Sir Robert Chiltern
At the start of the play Sir Robert Chiltern is the "ideal husband" who gives the play its title. He is 40 years old, clean cut, and good-looking. In Act 1 he is proud of himself and all he has done in his career and for his country. He is also content with and proud of his marriage. However, his career rests upon a secret: when he was just starting out he sold a government secret illegally to a speculator, who used it to make himself and Sir Robert a lot of money. He is therefore not nearly as pure as he would claim, or as strong: when Mrs. Cheveley, a blackmailer, threatens to expose his secret if he doesn't do what she wants, he crumbles quickly. When he asks his friend Lord Goring for help with the situation, he spends a lot of time justifying his actions. Instead of telling his wife the truth, he initially conceals it from her. Sir Robert is a good man but he has, as he himself points out, "feet of clay." Sir Robert is both honorable in his career, his politics, and his love for his wife but dishonorable in his criminal past and the way he has lied about it. The tension between these opposites form his character and challenge the audience to consider what it means to be flawed. British audiences might recognize something in Sir Robert's name that American audiences would not. Members of Parliament cannot technically resign their posts. Instead they take a paid government position, which disqualifies them to serve. The term for this is "taking the Chiltern Hundreds." Chiltern's last name would by itself signal a character who will have to resign from the government in disgrace.
Lady Chiltern
Wilde describes 27-year-old Lady Gertrude Chiltern as having a "Greek beauty." She loves her husband, but she also loves the idea of her husband, who she believes is beyond moral reproach.
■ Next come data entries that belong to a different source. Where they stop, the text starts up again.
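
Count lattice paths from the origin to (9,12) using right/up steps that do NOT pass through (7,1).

Total paths to (9,12): C(21,12) = 293930.
Paths through (7,1): C(8,1) x C(13,11) = 624.
Avoiding (7,1): 293930 - 624.

Final answer: 293306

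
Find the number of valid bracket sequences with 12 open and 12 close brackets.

This is counted by the nth Catalan number C_n. Here n = 12 (pairs).
C_n = C(2n,n) - C(2n,n+1), so C_{12} = C(24,12) - C(24,13) = 2704156 - 2496144.

Final answer: C_{12} = 208012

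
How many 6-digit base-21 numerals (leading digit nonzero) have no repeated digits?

First digit: 20 (nonzero). Second: 20 (not first). Third: 19, etc.
Total: 20 x 20 x 19 x 18 x 17 x 16.

Final answer: 37209600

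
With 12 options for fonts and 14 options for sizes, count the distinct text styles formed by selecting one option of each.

By the multiplication principle: 12 x 14.

Final answer: 168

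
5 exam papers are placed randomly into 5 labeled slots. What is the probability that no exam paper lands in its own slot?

Use the recurrence D(n) = (n-1)(D(n-1) + D(n-2)) with D(0)=1, D(1)=0.
Building up: D(2)=1, D(3)=2, D(4)=9, D(5)=44.
Total arrangements: 5! = 120.
Probability = D(5)/5! = 11/30.

Final answer: D(5)/5! = 44/120 = 0.366667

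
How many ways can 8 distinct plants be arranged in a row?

The number of ways to arrange 8 distinct objects is 8!.

Final answer: 8! = 40320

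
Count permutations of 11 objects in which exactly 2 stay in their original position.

Choose which 2 elements are fixed: C(11,2) = 55.
Derange the remaining 9 using D(j) = (j-1)(D(j-1) + D(j-2)), D(0)=1, D(1)=0: D(2)=1, D(3)=2, D(4)=9, D(5)=44, D(6)=265, D(7)=1854, D(8)=14833, D(9)=133496.
Total: 55 x 133496.

Final answer: C(11,2) D(9) = 7342280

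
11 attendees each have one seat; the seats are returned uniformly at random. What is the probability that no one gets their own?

D(n) = (n-1)(D(n-1) + D(n-2)), D(0)=1, D(1)=0.
Building up: D(2)=1, D(3)=2, D(4)=9, D(5)=44, D(6)=265, D(7)=1854, D(8)=14833, D(9)=133496, D(10)=1334961, D(11)=14684570.
Total arrangements: 11! = 39916800.
Probability = D(11)/11! = 1468457/3991680.

Final answer: D(11)/11! = 14684570/39916800 = 0.367879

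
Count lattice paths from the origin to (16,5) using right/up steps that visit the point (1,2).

Paths (0,0)->(1,2): C(3,2) = 3.
Paths (1,2)->(16,5): C(18,3) = 816.
By multiplication principle: 3 x 816.

Final answer: 2448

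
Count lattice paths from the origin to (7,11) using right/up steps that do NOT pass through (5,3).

Total paths to (7,11): C(18,11) = 31824.
Paths through (5,3): C(8,3) x C(10,8) = 2520.
Avoiding (5,3): 31824 - 2520.

Final answer: 29304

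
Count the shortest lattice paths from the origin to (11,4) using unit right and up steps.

Each path has 11 right steps and 4 up steps in some order (15 steps total).
Choose which 4 of the 15 steps are up: C(15,4).

Final answer: C(15,4) = 1365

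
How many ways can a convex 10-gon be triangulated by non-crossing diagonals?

This is counted by the nth Catalan number C_n. Here n = 10 - 2 = 8.
C_n = C(2n,n) - C(2n,n+1), so C_{8} = C(16,8) - C(16,9) = 12870 - 11440.

Final answer: C_{8} = 1430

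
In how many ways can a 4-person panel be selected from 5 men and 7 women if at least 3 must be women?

Sum over valid woman counts:
C(7,3)C(5,1) = 175
C(7,4)C(5,0) = 35
Total: 175 + 35.

Final answer: 210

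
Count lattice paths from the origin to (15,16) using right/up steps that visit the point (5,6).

Paths (0,0)->(5,6): C(11,6) = 462.
Paths (5,6)->(15,16): C(20,10) = 184756.
By multiplication principle: 462 x 184756.

Final answer: 85357272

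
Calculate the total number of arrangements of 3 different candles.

The number of ways to arrange 3 distinct objects is 3!.

Final answer: 3! = 6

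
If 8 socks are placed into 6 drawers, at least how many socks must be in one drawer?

By the pigeonhole principle: ceiling(8/6).

Final answer: 2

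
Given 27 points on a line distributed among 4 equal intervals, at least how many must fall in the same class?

By pigeonhole with 27 objects and 4 categories: ceiling(27/4).

Final answer: 7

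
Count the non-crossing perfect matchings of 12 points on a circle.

The structures are counted by the Catalan number C_n. Here n = 12/2 = 6.
Using C_0 = 1 and C_(k+1) = C_k x 2(2k+1)/(k+2), build up term by term: C_1=1, C_2=2, C_3=5, C_4=14, C_5=42, C_6=132.

Final answer: C_{6} = 132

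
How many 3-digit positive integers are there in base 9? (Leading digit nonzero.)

Leading digit: 8 options (nonzero). Other 2 digit(s): 9 options each.
Total: 8 x 9^2.

Final answer: 648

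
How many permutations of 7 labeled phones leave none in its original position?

Derangements satisfy D(n) = (n-1)(D(n-1) + D(n-2)), starting from D(0)=1, D(1)=0.
D(2) = 1 x (0 + 1) = 1
D(3) = 2 x (1 + 0) = 2
D(4) = 3 x (2 + 1) = 9
D(5) = 4 x (9 + 2) = 44
D(6) = 5 x (44 + 9) = 265
D(7) = 6 x (D(6) + D(5)) = 6 x (265 + 44)

Final answer: D(7) = 1854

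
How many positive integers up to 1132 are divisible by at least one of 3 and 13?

Multiples of 3: 377. Multiples of 13: 87. Of both (lcm=39): 29.
By inclusion-exclusion: 377 + 87 - 29.

Final answer: 435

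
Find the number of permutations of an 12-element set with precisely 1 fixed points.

Choose which 1 elements are fixed: C(12,1) = 12.
Derange the remaining 11 using D(j) = (j-1)(D(j-1) + D(j-2)), D(0)=1, D(1)=0: D(2)=1, D(3)=2, D(4)=9, D(5)=44, D(6)=265, D(7)=1854, D(8)=14833, D(9)=133496, D(10)=1334961, D(11)=14684570.
Total: 12 x 14684570.

Final answer: C(12,1) D(11) = 176214840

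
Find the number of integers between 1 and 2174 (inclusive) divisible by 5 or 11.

Multiples of 5: 434. Multiples of 11: 197. Of both (lcm=55): 39.
By inclusion-exclusion: 434 + 197 - 39.

Final answer: 592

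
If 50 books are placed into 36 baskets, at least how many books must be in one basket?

By the pigeonhole principle: ceiling(50/36).

Final answer: 2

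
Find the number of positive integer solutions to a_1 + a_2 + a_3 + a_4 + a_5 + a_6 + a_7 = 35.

Substitute a'_i = a_i - 1 (so a'_i >= 0). Then sum a'_i = 35 - 7 = 28.
Stars and bars: C(28+7-1, 7-1) = C(34,6).

Final answer: C(34,6) = 1344904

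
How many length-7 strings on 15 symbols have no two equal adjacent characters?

First character: 15 choices. Each subsequent: 14 choices (must differ from the previous one).
Total: 15 x 14^6.

Final answer: 15 x 14^{6} = 112943040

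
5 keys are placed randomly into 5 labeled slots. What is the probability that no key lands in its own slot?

Use the recurrence D(n) = (n-1)(D(n-1) + D(n-2)) with D(0)=1, D(1)=0.
Building up: D(2)=1, D(3)=2, D(4)=9, D(5)=44.
Total arrangements: 5! = 120.
Probability = D(5)/5! = 11/30.

Final answer: D(5)/5! = 44/120 = 0.366667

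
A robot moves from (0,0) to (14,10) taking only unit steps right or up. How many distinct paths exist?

Each path has 14 right steps and 10 up steps in some order (24 steps total).
Choose which 10 of the 24 steps are up: C(24,10).

Final answer: C(24,10) = 1961256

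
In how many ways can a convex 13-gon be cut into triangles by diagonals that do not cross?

The structures are counted by the Catalan number C_n. Here n = 13 - 2 = 11.
C_n = C(2n,n)/(n+1), so C_{11} = C(22,11)/12 = 705432/12.

Final answer: C_{11} = 58786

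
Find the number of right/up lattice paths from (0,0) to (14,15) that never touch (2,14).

Total paths to (14,15): C(29,15) = 77558760.
Paths through (2,14): C(16,14) x C(13,1) = 1560.
Avoiding (2,14): 77558760 - 1560.

Final answer: 77557200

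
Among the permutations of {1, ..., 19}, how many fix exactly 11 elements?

Choose which 11 elements are fixed: C(19,11) = 75582.
Derange the remaining 8 using D(j) = (j-1)(D(j-1) + D(j-2)), D(0)=1, D(1)=0: D(2)=1, D(3)=2, D(4)=9, D(5)=44, D(6)=265, D(7)=1854, D(8)=14833.
Total: 75582 x 14833.

Final answer: C(19,11) D(8) = 1121107806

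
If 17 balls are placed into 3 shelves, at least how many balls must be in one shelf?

By the pigeonhole principle: ceiling(17/3).

Final answer: 6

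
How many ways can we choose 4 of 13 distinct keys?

C(13,4) = 13!/(4! x (13-4)!).

Final answer: C(13,4) = 715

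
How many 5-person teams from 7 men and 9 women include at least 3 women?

Sum over valid woman counts:
C(9,3)C(7,2) = 1764
C(9,4)C(7,1) = 882
C(9,5)C(7,0) = 126
Total: 1764 + 882 + 126.

Final answer: 2772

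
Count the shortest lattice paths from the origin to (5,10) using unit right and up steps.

Each path has 5 right steps and 10 up steps in some order (15 steps total).
Choose which 10 of the 15 steps are up: C(15,10).

Final answer: C(15,10) = 3003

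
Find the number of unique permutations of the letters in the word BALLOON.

Letters (A:1, B:1, L:2, N:1, O:2). Total letters: 7.
Permutations = 7!/(2! x 2!).

Final answer: 1260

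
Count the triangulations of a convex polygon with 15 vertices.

This is counted by the nth Catalan number C_n. Here n = 15 - 2 = 13.
C_n = (2n)!/(n!(n+1)!), so C_{13} = 26!/(13! x 14!) = C(26,13)/14 = 10400600/14.

Final answer: C_{13} = 742900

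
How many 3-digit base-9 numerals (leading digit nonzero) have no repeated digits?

The leading digit has 8 choices (anything but zero); the next has 8 (anything but the first), then 7, and so on, one fewer each time.
Total: 8 x 8 x 7.

Final answer: 448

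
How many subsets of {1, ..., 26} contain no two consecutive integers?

Let a(n) count such subsets of {1, ..., n}. Either n is excluded (a(n-1) ways) or n is included, forcing n-1 out (a(n-2) ways), so a(n) = a(n-1) + a(n-2) with a(1)=2, a(2)=3.
Computing successive values: a(1)=2, a(2)=3, a(3)=5, a(4)=8, a(5)=13, a(6)=21, a(7)=34, a(8)=55, a(9)=89, a(10)=144, a(11)=233, a(12)=377, a(13)=610, a(14)=987, a(15)=1597, a(16)=2584, a(17)=4181, a(18)=6765, a(19)=10946, a(20)=17711, a(21)=28657, a(22)=46368, a(23)=75025, a(24)=121393, a(25)=196418, a(26)=317811.

Final answer: 317811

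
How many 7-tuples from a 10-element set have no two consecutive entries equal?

Let g(n) count such strings. g(1) = 10, and each valid string of length n-1 extends in 9 ways (any symbol but the last), so g(n) = 9 g(n-1).
Total: g(7) = 10 x 9^6.

Final answer: 10 x 9^{6} = 5314410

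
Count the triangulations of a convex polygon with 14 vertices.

The structures are counted by the Catalan number C_n. Here n = 14 - 2 = 12.
C_n = (2n)!/(n!(n+1)!), so C_{12} = 24!/(12! x 13!) = C(24,12)/13 = 2704156/13.

Final answer: C_{12} = 208012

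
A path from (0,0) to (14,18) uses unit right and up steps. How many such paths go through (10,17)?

Paths (0,0)->(10,17): C(27,17) = 8436285.
Paths (10,17)->(14,18): C(5,1) = 5.
By multiplication principle: 8436285 x 5.

Final answer: 42181425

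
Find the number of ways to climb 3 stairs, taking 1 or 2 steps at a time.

Let f(n) be the number of climbs. Removing the last move (1 or 2 steps) gives f(n) = f(n-1) + f(n-2); base cases f(1)=1, f(2)=2.
Iterating the recurrence: f(1)=1, f(2)=2, f(3)=3.

Final answer: 3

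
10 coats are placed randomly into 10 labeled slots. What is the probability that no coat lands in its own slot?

D(n) = (n-1)(D(n-1) + D(n-2)), D(0)=1, D(1)=0.
Building up: D(2)=1, D(3)=2, D(4)=9, D(5)=44, D(6)=265, D(7)=1854, D(8)=14833, D(9)=133496, D(10)=1334961.
Total arrangements: 10! = 3628800.
Probability = D(10)/10! = 16481/44800.

Final answer: D(10)/10! = 1334961/3628800 = 0.367879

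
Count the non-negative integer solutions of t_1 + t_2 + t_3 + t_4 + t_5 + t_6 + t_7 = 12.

Stars and bars with 12 stars and 6 bars:
C(12+7-1, 7-1) = C(18,6).

Final answer: C(18,6) = 18564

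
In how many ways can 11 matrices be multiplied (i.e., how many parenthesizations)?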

She loves his success and his reputation as an ethical statesman. She has held to strict ethical standards since she was young, but circumstances challenge her in this play, forcing her to change her insistence on moral purity. When she first learns her husband isn't as perfect as she had thought, Lady Chiltern essentially threatens to leave him. Later she must find a way to love him despite his flaws, which she does. Along the way she discovers that she herself is capable of moral flaws and that forgiveness of others' moral shortcomings is, in itself, a virtue. Lady Chiltern also represents a more traditional view of women: in the end she forgives her husband in order to allow him to fulfill his ambitions.
Mrs. Cheveley
Mrs. Laura Cheveley is the play's villain. She is continually bad but also multilayered. She enjoys flirtation and values money and social connections. However, she is also good-looking and charming enough that she and Lord Goring had planned to marry once upon a time. She pulls off some of the play's wittiest observations. Her primary crime in the play is attempting to blackmail Sir Robert so she can make a lot of money on the Argentine Canal scheme. However, there are other crimes in her past. She stole a diamond brooch from Lord Goring's cousin Mary Berkshire and was expelled from school for theft when she was young. Mrs. Cheveley is openly out for her own good and doesn't try to hide it, although her means are underhanded. While she clearly lusts after money and material goods, she sometimes has other goals in mind. When she attempts to blackmail Sir Robert, she is after more than money. She despises Lady Chiltern's attitude of moral purity and therefore superiority. Blackmailing Sir Robert, who wants to hide his dirty dealings in the past from his clean-minded wife, gives Mrs. Cheveley an opportunity to disrupt the Chilterns' marriage by exposing its underlying moral hypocrisy. This would give her as much satisfaction as making a financial profit from the transaction.
Lord Goring
Lord Arthur Goring, also known as Viscount Goring, is 34 years old. Handsome and intelligent, he lives a life of pleasure and idleness as a dandy, devoting himself to the latest styles and fashions. This often makes him appear superficial, but while Wilde's stage directions say he plays at life, in reality he alternates between being verbally playful, often with Mabel Chiltern or his father, Lord Caversham, and being quite serious and direct. In this respect he is one of the play's most paradoxical characters. While his superficiality and seriousness appear contradictory, they are, in fact, attributes shared by one person. Lord Goring says provocative things and plays with social conventions. More than one critic has seen Goring as Wilde's mouthpiece in this play because his verbal style, packed with witty epigrams, so closely resembles the author's. However, in action Lord Goring is very much the play's hero. He gives Sir Robert good advice when his friend comes to him in trouble, helps Lady Chiltern, and acts boldly to retrieve the letter Mrs. Cheveley uses to blackmail Sir Robert. Wilde rewards Goring's heroism by marrying him off to his true love (Mabel Chiltern) at the end of the play.
Mabel Chiltern
Wilde's first descriptions of Mabel Chiltern, Sir Robert's sister, make her sound not just young but innocent, even naive. However, throughout the play she proves herself witty, and in her own way a skilled manipulator. She charms and redirects Lord Caversham at will. She's aware of Lord Goring's love for her before he is, and matches him comment for witty comment. She even, at the very end of the play, rejects the idea of an ideal husband, seeking to craft a realistic and functional relationship with Lord Goring instead.